Post by David Mitcham on Jun 5, 2016 14:37:55 GMT -5
Suddenly everything is coming together on the 250F. The front suspension is complete which finishes the chassis; the body has been prepared and the necessary holes made for attaching the exhausts, filler caps and screen; Stirling has had surgery and is almost ready for painting; and I primed the body this afternoon. I'll let the following photographs speak for themselves.
Note: the odd device on the end of the exhausts is a simple jig to hold the two pipes together pending properly fixing them in place.
Post by David Mitcham on Jun 30, 2016 13:53:40 GMT -5
Its finished! I've focussed on finishing my 2.5L entry over the past few days and completion took very little time in the end. I've no idea whether the shade of green is anywhere near correct but I've read a quote from Stirling that it was a light green so I've gone for something which is a bit paler than British Racing Green. I've not clear-coated as cars of the era did not have the high gloss finish of those of today. It weighs in at around 70 grams so its not a lightweight but it goes round my track well enough and I believe is quicker than last year's Ferrari 801. Now to finish the BRM.

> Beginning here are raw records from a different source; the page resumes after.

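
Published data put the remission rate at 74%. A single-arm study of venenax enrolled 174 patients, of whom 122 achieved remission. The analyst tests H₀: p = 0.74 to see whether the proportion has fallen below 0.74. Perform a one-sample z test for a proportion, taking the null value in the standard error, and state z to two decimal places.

p̂ = 122/174 ≈ 0.7011.
Standard error under H₀: √(0.74×0.26/174) = 0.0333.
z = (0.7011 − 0.74)/0.0333 = -0.0389/0.0333 = -1.17.

z = -1.17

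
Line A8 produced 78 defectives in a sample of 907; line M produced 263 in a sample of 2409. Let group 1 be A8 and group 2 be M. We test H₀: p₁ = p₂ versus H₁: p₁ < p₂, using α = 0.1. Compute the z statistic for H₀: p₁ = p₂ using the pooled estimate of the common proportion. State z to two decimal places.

z = -1.96

p̂₁ = 78/907 ≈ 0.08600, p̂₂ = 263/2409 ≈ 0.10917.
Pooled p̂ = (78+263)/(907+2409) = 341/3316 = 0.10283.
SE = √(p̂(1−p̂)(1/n₁+1/n₂)) = √(0.10283·0.89717·0.00151765) = √(0.000140018) = 0.01183.
z = (0.08600 − 0.10917)/0.01183 = -0.02317/0.01183 = -1.96.
p-value = P(Z < -1.959) ≈ 0.0251; since p < α = 0.1, reject H₀.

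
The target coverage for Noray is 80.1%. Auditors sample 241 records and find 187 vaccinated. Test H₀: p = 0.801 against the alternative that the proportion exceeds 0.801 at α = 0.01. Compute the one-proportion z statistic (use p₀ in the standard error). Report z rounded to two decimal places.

p̂ = 187/241 ≈ 0.77593.
Under H₀, SE = √(0.801·0.199/241) = √(0.000661407) = 0.02572.
z = (0.77593 − 0.801)/0.02572 = -0.02507/0.02572 = -0.97.
p-value = P(Z > -0.975) ≈ 0.8351. With α = 0.01, fail to reject H₀.

z = -0.97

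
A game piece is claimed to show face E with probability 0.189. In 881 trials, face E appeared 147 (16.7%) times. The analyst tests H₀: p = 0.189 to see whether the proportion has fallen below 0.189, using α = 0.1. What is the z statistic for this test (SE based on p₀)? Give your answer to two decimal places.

p̂ = 147/881 = 0.16686.
Under H₀, SE = √(0.189·0.811/881) = √(0.000173983) = 0.01319.
z = (0.16686 − 0.189)/0.01319 = -0.02214/0.01319 = -1.68.
p-value = P(Z < -1.679) ≈ 0.0466. With α = 0.1, reject H₀.

z = -1.68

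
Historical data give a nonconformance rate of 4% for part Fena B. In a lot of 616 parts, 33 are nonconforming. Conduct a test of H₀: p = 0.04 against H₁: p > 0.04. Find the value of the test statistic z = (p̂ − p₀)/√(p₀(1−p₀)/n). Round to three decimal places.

p̂ = 33/616 = 0.053571.
SE = √(p₀(1−p₀)/n) = √(0.0384/616) = 0.007895.
z = (0.053571 − 0.04)/0.007895 = 0.013571/0.007895 = 1.719.

z = 1.719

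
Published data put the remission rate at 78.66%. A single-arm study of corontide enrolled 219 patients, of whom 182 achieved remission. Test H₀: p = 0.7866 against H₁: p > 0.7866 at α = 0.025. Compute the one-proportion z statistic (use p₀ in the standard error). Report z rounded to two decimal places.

p̂ = 182/219 = 0.8311.
Standard error under H₀: √(0.7866×0.2134/219) = 0.0277.
z = (0.8311 − 0.7866)/0.0277 = 0.0445/0.0277 = 1.61.
p-value = P(Z > 1.606) ≈ 0.0542. With α = 0.025, fail to reject H₀.

z = 1.61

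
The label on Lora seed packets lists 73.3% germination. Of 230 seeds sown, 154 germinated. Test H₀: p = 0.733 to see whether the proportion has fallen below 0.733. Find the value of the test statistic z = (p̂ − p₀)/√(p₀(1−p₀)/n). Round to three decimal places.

z = -2.175

p̂ = 154/230 ≈ 0.669565.
Under H₀, SE = √(0.733·0.267/230) = √(0.000850917) = 0.029170.
z = (0.669565 − 0.733)/0.029170 = -0.063435/0.029170 = -2.175.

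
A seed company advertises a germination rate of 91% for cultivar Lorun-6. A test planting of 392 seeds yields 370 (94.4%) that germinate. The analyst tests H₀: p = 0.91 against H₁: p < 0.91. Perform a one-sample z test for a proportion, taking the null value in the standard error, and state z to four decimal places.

p̂ = 370/392 = 0.943878.
Under H₀, SE = √(0.91·0.09/392) = √(0.000208929) = 0.014454.
z = (0.943878 − 0.91)/0.014454 = 0.033878/0.014454 = 2.3438.
p-value = P(Z < 2.344) ≈ 0.9905.

z = 2.3438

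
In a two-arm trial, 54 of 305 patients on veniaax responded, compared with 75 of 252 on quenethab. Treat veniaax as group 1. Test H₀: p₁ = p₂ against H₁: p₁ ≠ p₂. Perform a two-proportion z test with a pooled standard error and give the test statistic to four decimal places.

p̂₁ = 54/305 ≈ 0.177049, p̂₂ = 75/252 ≈ 0.297619.
Pooled p̂ = (54+75)/(305+252) = 129/557 = 0.231598.
SE = √(p̂(1−p̂)(1/n₁+1/n₂)) = √(0.231598·0.768402·0.00724694) = √(0.00128967) = 0.035912.
z = (0.177049 − 0.297619)/0.035912 = -0.120570/0.035912 = -3.3574.

z = -3.3574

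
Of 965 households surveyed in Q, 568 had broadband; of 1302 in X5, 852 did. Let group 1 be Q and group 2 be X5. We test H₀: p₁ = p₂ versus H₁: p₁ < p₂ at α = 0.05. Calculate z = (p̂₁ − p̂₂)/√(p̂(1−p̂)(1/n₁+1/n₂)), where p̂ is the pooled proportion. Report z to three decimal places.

p̂₁ = 568/965 ≈ 0.58860, p̂₂ = 852/1302 ≈ 0.65438.
Pooled p̂ = (568+852)/(965+1302) = 1420/2267 = 0.62638.
SE = √(p̂(1−p̂)(1/n₁+1/n₂)) = √(0.62638·0.37362·0.00180432) = √(0.000422262) = 0.02055.
z = (0.58860 − 0.65438)/0.02055 = -0.06578/0.02055 = -3.201.
p-value = P(Z < -3.201) ≈ 0.0007. With α = 0.05, reject H₀.

z = -3.201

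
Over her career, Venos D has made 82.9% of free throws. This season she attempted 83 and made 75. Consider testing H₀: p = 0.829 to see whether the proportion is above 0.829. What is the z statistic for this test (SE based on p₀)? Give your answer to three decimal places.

p̂ = 75/83 = 0.90361.
SE = √(p₀(1−p₀)/n) = √(0.14176/83) = 0.04133.
z = (0.90361 − 0.829)/0.04133 = 0.07461/0.04133 = 1.805.
p-value = P(Z > 1.805) ≈ 0.0355.

z = 1.805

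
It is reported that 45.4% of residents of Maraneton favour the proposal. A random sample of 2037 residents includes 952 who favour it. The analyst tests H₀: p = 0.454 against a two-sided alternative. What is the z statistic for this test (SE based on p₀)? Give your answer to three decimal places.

z = 1.211

p̂ = 952/2037 ≈ 0.467354.
Standard error under H₀: √(0.454×0.546/2037) = 0.011031.
z = (0.467354 − 0.454)/0.011031 = 0.013354/0.011031 = 1.211.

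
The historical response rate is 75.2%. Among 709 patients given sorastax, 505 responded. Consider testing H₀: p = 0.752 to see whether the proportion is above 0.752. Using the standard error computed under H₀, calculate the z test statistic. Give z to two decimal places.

z = -2.45

p̂ = 505/709 = 0.7123.
Standard error under H₀: √(0.752×0.248/709) = 0.0162.
z = (0.7123 − 0.752)/0.0162 = -0.0397/0.0162 = -2.45.
p-value = P(Z > -2.450) ≈ 0.9928.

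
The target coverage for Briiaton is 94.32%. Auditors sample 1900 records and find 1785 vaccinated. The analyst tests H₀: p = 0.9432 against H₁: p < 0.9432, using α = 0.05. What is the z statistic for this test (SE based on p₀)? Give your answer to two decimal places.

p̂ = 1785/1900 ≈ 0.9395.
SE = √(p₀(1−p₀)/n) = √(0.053574/1900) = 0.0053.
z = (0.9395 − 0.9432)/0.0053 = -0.0037/0.0053 = -0.70.
p-value = P(Z < -0.702) ≈ 0.2414. With α = 0.05, fail to reject H₀.

z = -0.70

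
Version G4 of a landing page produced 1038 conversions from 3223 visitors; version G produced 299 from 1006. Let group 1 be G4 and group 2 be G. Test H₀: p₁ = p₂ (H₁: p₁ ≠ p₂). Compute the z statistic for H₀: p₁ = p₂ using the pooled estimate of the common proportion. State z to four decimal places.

z = 1.4794

p̂₁ = 1038/3223 = 0.322060, p̂₂ = 299/1006 = 0.297217.
Pooled p̂ = (1038+299)/(3223+1006) = 1337/4229 = 0.316150.
SE = √(0.216199 × 0.00130431) = 0.016793.
z = (0.322060 − 0.297217)/0.016793 = 0.024843/0.016793 = 1.4794.
Two-sided p-value ≈ 2·Φ(−1.479) = 0.1390.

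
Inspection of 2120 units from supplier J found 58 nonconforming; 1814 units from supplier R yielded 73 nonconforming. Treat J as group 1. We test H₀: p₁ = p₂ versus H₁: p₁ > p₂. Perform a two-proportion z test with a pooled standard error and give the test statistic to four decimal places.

p̂₁ = 58/2120 ≈ 0.0273585, p̂₂ = 73/1814 ≈ 0.0402426.
Pooled p̂ = (58+73)/(2120+1814) = 131/3934 = 0.0332994.
SE = √(p̂(1−p̂)(1/n₁+1/n₂)) = √(0.0332994·0.9667006·0.00102297) = √(3.29299e-05) = 0.0057385.
z = (0.0273585 − 0.0402426)/0.0057385 = -0.0128841/0.0057385 = -2.2452.

z = -2.2452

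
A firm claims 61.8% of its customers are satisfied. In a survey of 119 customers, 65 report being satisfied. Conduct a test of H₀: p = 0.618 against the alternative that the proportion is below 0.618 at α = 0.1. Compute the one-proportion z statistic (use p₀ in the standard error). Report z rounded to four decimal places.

z = -1.6116

p̂ = 65/119 = 0.546218.
Under H₀, SE = √(0.618·0.382/119) = √(0.00198383) = 0.044540.
z = (0.546218 − 0.618)/0.044540 = -0.071782/0.044540 = -1.6116.
p-value = P(Z < -1.612) ≈ 0.0535, so at α = 0.1 we reject H₀.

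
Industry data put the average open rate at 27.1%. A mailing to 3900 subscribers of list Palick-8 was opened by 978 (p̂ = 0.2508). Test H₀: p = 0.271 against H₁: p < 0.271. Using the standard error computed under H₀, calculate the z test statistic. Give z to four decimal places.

p̂ = 978/3900 = 0.2507692.
SE = √(p₀(1−p₀)/n) = √(0.19756/3900) = 0.0071173.
z = (0.2507692 − 0.271)/0.0071173 = -0.0202308/0.0071173 = -2.8425.

z = -2.8425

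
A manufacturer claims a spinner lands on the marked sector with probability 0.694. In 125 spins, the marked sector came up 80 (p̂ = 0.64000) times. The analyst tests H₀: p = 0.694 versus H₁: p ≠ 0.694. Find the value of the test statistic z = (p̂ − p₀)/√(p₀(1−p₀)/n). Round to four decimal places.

p̂ = 80/125 ≈ 0.640000.
SE = √(p₀(1−p₀)/n) = √(0.21236/125) = 0.041218.
z = (0.640000 − 0.694)/0.041218 = -0.054000/0.041218 = -1.3101.

z = -1.3101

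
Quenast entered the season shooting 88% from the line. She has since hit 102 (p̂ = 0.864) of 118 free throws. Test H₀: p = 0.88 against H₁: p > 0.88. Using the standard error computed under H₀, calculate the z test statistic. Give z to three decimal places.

p̂ = 102/118 = 0.86441.
SE = √(p₀(1−p₀)/n) = √(0.1056/118) = 0.02992.
z = (0.86441 − 0.88)/0.02992 = -0.01559/0.02992 = -0.521.
p-value = P(Z > -0.521) ≈ 0.6989.

z = -0.521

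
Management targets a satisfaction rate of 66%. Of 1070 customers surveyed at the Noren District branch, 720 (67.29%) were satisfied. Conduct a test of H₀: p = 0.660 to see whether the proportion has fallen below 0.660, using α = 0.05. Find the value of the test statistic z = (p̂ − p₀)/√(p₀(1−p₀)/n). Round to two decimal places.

z = 0.89

p̂ = 720/1070 ≈ 0.6729.
SE = √(p₀(1−p₀)/n) = √(0.2244/1070) = 0.0145.
z = (0.6729 − 0.66)/0.0145 = 0.0129/0.0145 = 0.89.
p-value = P(Z < 0.891) ≈ 0.8134; since p > α = 0.05, fail to reject H₀.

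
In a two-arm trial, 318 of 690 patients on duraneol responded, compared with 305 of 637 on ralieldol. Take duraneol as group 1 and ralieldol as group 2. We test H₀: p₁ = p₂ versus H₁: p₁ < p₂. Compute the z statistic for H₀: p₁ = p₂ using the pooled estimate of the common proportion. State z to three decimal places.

z = -0.654

p̂₁ = 318/690 = 0.46087, p̂₂ = 305/637 = 0.47881.
Pooled p̂ = (318+305)/(690+637) = 623/1327 = 0.46948.
SE = √(p̂(1−p̂)(1/n₁+1/n₂)) = √(0.46948·0.53052·0.00301913) = √(0.000751971) = 0.02742.
z = (0.46087 − 0.47881)/0.02742 = -0.01794/0.02742 = -0.654.
p-value = P(Z < -0.654) ≈ 0.2565.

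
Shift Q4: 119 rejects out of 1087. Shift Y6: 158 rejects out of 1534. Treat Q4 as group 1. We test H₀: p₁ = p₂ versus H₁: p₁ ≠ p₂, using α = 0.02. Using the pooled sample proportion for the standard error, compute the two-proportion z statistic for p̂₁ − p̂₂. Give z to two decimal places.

z = 0.53

p̂₁ = 119/1087 = 0.1095, p̂₂ = 158/1534 = 0.1030.
Pooled p̂ = (119+158)/(1087+1534) = 277/2621 = 0.1057.
SE = √(p̂(1−p̂)(1/n₁+1/n₂)) = √(0.1057·0.8943·0.00157185) = √(0.000148565) = 0.0122.
z = (0.1095 − 0.1030)/0.0122 = 0.0065/0.0122 = 0.53.
Two-sided p-value ≈ 2·Φ(−0.531) = 0.5952; since p > α = 0.02, fail to reject H₀.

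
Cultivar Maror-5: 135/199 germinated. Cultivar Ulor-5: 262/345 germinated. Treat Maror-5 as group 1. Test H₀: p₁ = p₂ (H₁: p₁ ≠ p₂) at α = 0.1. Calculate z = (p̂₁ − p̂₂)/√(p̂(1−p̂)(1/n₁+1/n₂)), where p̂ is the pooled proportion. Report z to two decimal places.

p̂₁ = 135/199 ≈ 0.6784, p̂₂ = 262/345 ≈ 0.7594.
Pooled p̂ = (135+262)/(199+345) = 397/544 = 0.7298.
SE = √(0.197201 × 0.00792368) = 0.0395.
z = (0.6784 − 0.7594)/0.0395 = -0.0810/0.0395 = -2.05.
p-value = 2·P(Z > 2.050) ≈ 0.0404. With α = 0.1, reject H₀.

z = -2.05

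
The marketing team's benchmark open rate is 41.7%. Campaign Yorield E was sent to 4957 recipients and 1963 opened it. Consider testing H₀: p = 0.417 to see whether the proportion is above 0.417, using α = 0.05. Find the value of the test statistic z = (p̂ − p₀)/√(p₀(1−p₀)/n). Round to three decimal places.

p̂ = 1963/4957 ≈ 0.396006.
Under H₀, SE = √(0.417·0.583/4957) = √(4.9044e-05) = 0.007003.
z = (0.396006 − 0.417)/0.007003 = -0.020994/0.007003 = -2.998.
p-value = P(Z > -2.998) ≈ 0.9986, so at α = 0.05 we fail to reject H₀.

z = -2.998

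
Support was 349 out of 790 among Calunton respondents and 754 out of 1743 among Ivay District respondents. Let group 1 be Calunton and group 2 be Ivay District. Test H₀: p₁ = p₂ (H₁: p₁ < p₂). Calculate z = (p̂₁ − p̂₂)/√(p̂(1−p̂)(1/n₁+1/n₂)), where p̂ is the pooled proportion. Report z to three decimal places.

p̂₁ = 349/790 ≈ 0.44177, p̂₂ = 754/1743 ≈ 0.43259.
Pooled p̂ = (349+754)/(790+1743) = 1103/2533 = 0.43545.
SE = √(p̂(1−p̂)(1/n₁+1/n₂)) = √(0.43545·0.56455·0.00183955) = √(0.000452222) = 0.02127.
z = (0.44177 − 0.43259)/0.02127 = 0.00918/0.02127 = 0.432.
p-value = P(Z < 0.432) ≈ 0.6671.

z = 0.432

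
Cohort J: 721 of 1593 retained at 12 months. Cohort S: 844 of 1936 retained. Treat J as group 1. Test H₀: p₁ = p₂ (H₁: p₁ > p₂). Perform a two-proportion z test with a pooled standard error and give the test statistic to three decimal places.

z = 0.991

p̂₁ = 721/1593 = 0.45261, p̂₂ = 844/1936 = 0.43595.
Pooled p̂ = (721+844)/(1593+1936) = 1565/3529 = 0.44347.
SE = √(p̂(1−p̂)(1/n₁+1/n₂)) = √(0.44347·0.55653·0.00114428) = √(0.000282412) = 0.01681.
z = (0.45261 − 0.43595)/0.01681 = 0.01666/0.01681 = 0.991.
p-value = P(Z > 0.991) ≈ 0.1608.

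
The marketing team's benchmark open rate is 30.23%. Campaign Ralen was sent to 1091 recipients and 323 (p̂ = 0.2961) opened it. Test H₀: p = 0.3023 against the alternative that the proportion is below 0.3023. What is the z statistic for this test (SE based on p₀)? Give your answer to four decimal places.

p̂ = 323/1091 = 0.296059.
Standard error under H₀: √(0.3023×0.6977/1091) = 0.013904.
z = (0.296059 − 0.3023)/0.013904 = -0.006241/0.013904 = -0.4489.

z = -0.4489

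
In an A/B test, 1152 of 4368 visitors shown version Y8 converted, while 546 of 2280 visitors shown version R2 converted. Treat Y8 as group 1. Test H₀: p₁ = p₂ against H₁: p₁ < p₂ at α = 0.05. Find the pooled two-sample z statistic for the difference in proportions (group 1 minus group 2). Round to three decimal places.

p̂₁ = 1152/4368 = 0.263736, p̂₂ = 546/2280 = 0.239474.
Pooled p̂ = (1152+546)/(4368+2280) = 1698/6648 = 0.255415.
SE = √(p̂(1−p̂)(1/n₁+1/n₂)) = √(0.255415·0.744585·0.000667534) = √(0.00012695) = 0.011267.
z = (0.263736 − 0.239474)/0.011267 = 0.024262/0.011267 = 2.153.
p-value = P(Z < 2.153) ≈ 0.9844, so at α = 0.05 we fail to reject H₀.

z = 2.153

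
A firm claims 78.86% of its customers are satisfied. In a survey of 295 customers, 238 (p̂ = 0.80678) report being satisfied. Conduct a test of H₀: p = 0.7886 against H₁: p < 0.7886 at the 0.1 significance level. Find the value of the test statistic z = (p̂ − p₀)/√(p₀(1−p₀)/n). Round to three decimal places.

p̂ = 238/295 ≈ 0.80678.
Standard error under H₀: √(0.7886×0.2114/295) = 0.02377.
z = (0.80678 − 0.7886)/0.02377 = 0.01818/0.02377 = 0.765.
p-value = P(Z < 0.765) ≈ 0.7778; since p > α = 0.1, fail to reject H₀.

z = 0.765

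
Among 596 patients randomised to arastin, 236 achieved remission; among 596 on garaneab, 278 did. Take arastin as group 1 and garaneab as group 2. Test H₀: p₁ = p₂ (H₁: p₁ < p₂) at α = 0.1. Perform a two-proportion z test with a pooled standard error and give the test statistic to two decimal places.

z = -2.46

p̂₁ = 236/596 ≈ 0.39597, p̂₂ = 278/596 ≈ 0.46644.
Pooled p̂ = (236+278)/(596+596) = 514/1192 = 0.43121.
SE = √(0.245268 × 0.0033557) = 0.02869.
z = (0.39597 − 0.46644)/0.02869 = -0.07047/0.02869 = -2.46.
p-value = P(Z < -2.456) ≈ 0.0070; since p < α = 0.1, reject H₀.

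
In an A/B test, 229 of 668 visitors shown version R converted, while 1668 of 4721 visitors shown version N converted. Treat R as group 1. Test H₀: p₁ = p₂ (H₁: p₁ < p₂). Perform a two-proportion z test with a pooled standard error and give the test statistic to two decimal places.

z = -0.53

p̂₁ = 229/668 ≈ 0.3428, p̂₂ = 1668/4721 ≈ 0.3533.
Pooled p̂ = (229+1668)/(668+4721) = 1897/5389 = 0.3520.
SE = √(p̂(1−p̂)(1/n₁+1/n₂)) = √(0.3520·0.6480·0.00170883) = √(0.000389783) = 0.0197.
z = (0.3428 − 0.3533)/0.0197 = -0.0105/0.0197 = -0.53.
p-value = P(Z < -0.532) ≈ 0.2974.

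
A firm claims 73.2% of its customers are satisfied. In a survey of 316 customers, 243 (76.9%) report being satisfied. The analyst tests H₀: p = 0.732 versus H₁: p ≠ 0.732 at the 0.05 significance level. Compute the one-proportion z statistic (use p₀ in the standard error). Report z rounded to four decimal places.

z = 1.4845

p̂ = 243/316 ≈ 0.768987.
Under H₀, SE = √(0.732·0.268/316) = √(0.00062081) = 0.024916.
z = (0.768987 − 0.732)/0.024916 = 0.036987/0.024916 = 1.4845.
p-value = 2·P(Z > 1.484) ≈ 0.1377. With α = 0.05, fail to reject H₀.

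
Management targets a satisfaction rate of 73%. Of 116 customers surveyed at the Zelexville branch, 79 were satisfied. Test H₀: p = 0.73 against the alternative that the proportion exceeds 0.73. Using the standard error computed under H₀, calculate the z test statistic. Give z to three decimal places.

z = -1.188

p̂ = 79/116 ≈ 0.68103.
Standard error under H₀: √(0.73×0.27/116) = 0.04122.
z = (0.68103 − 0.73)/0.04122 = -0.04897/0.04122 = -1.188.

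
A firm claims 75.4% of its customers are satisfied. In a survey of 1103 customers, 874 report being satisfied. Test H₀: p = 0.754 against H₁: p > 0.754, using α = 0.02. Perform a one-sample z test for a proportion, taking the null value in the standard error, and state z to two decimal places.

z = 2.96

p̂ = 874/1103 ≈ 0.79238.
SE = √(p₀(1−p₀)/n) = √(0.18548/1103) = 0.01297.
z = (0.79238 − 0.754)/0.01297 = 0.03838/0.01297 = 2.96.
p-value = P(Z > 2.960) ≈ 0.0015; since p < α = 0.02, reject H₀.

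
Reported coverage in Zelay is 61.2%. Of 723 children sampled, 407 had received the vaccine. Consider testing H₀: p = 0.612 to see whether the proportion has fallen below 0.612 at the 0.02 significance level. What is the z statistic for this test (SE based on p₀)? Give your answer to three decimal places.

z = -2.708

p̂ = 407/723 ≈ 0.56293.
Standard error under H₀: √(0.612×0.388/723) = 0.01812.
z = (0.56293 − 0.612)/0.01812 = -0.04907/0.01812 = -2.708.
p-value = P(Z < -2.708) ≈ 0.0034. With α = 0.02, reject H₀.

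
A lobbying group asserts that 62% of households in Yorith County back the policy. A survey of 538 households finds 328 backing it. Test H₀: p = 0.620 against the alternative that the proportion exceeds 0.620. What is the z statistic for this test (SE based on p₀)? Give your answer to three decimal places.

p̂ = 328/538 = 0.60967.
Under H₀, SE = √(0.62·0.38/538) = √(0.000437918) = 0.02093.
z = (0.60967 − 0.62)/0.02093 = -0.01033/0.02093 = -0.494.
p-value = P(Z > -0.494) ≈ 0.6893.

z = -0.494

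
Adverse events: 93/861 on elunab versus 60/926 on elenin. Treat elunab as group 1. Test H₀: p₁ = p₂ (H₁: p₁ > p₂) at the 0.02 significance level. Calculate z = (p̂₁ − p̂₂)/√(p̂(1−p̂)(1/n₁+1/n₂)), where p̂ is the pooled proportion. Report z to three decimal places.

z = 3.263

p̂₁ = 93/861 = 0.108014, p̂₂ = 60/926 = 0.064795.
Pooled p̂ = (93+60)/(861+926) = 153/1787 = 0.085618.
SE = √(0.0782879 × 0.00224135) = 0.013247.
z = (0.108014 − 0.064795)/0.013247 = 0.043219/0.013247 = 3.263.
p-value = P(Z > 3.263) ≈ 0.0006. With α = 0.02, reject H₀.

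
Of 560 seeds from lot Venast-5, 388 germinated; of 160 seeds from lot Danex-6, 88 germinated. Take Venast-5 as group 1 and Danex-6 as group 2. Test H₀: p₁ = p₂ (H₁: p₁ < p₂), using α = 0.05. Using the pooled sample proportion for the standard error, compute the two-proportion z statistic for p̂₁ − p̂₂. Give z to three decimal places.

z = 3.367

p̂₁ = 388/560 = 0.69286, p̂₂ = 88/160 = 0.55000.
Pooled p̂ = (388+88)/(560+160) = 476/720 = 0.66111.
SE = √(p̂(1−p̂)(1/n₁+1/n₂)) = √(0.66111·0.33889·0.00803571) = √(0.00180035) = 0.04243.
z = (0.69286 − 0.55000)/0.04243 = 0.14286/0.04243 = 3.367.
p-value = P(Z < 3.367) ≈ 0.9996, so at α = 0.05 we fail to reject H₀.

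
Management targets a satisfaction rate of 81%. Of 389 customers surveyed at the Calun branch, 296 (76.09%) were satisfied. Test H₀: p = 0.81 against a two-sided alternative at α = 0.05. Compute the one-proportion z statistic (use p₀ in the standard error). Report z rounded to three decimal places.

p̂ = 296/389 = 0.76093.
SE = √(p₀(1−p₀)/n) = √(0.1539/389) = 0.01989.
z = (0.76093 − 0.81)/0.01989 = -0.04907/0.01989 = -2.467.
p-value = 2·P(Z > 2.467) ≈ 0.0136; since p < α = 0.05, reject H₀.

z = -2.467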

Incidentally the '54 British GP was run in wet/damp conditions hence the visor on Stirling's helmet rather than goggles.
Post by David Mitcham on Jul 1, 2016 2:16:59 GMT -5
Thank you Chris, John and Nigel. I thought the Silverstone car would have Union Jacks as well, Chris, but looking at several photographs showed that they weren't present - see below. A bit disappointing as they would have added a bit of colour and interest to the model.